Indeed, given Trump’s connections with donors, activists and representatives of numerous local Republican organizations, many Republican voters still see Trump as the party’s leader. However, according to Sen. Cassidy, the former president is already a waning force, and many other Republicans will soon share this view.

A possible defeat in the 2022 election would represent a “gift” for Trump’s supporters.

“If we come back in 2022, then, it’s an affirmation of your policies. But if we lose again in 2022, the narrative is going to continue that not only you lost the White House, but the Republican Party is in a bad spot,” said Sen. Lindsey Graham.

“It’s hard to imagine Republicans winning national elections without Trump supporters anytime soon,” said Alex Conant, a Republican strategist. “The party is facing a real Catch-22: it can’t win with Trump, but it’s obvious it can’t win without him either.”

Analysts predict various scenarios for the future of the Republican Party, from the creation of a separate faction within the party to the collapse of the party.

One week ago, according to Reuters, 120 former high-ranking Republican officials discussed forming a third center-right political party in opposition to the Republican Party, called the Center Right Party or the Integrity Party.
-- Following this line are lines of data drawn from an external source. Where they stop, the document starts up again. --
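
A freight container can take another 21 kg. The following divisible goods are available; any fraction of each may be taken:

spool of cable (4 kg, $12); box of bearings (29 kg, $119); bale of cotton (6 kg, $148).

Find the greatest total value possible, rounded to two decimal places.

Take in order of value per unit:
- bale of cotton (148/6 per unit): all 6 → value 148, running total 148.00
- box of bearings (119/29 per unit): 15 of 29 → value 15×119/29 = 61.5517, running total 209.55
Total 209.55.

209.55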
About 40% of participants in the discussion support the creation of a new party, while other participants favor creating a separate faction.

Whatever the case, there is not much time left until the 2022 election.

The Grand Old Party, as Republicans are often called, needs to stabilize itself in less than 1 1/2 years so as not to begin a path to oblivion. However, in order to save the party, its leaders need to decide now how to respond to Trump’s challenge — no matter how difficult this decision may seem today.

The author, Svitlana Kovalchuk, holds a Ph.D. in political science and is the executive director of YES or Yalta European Strategy.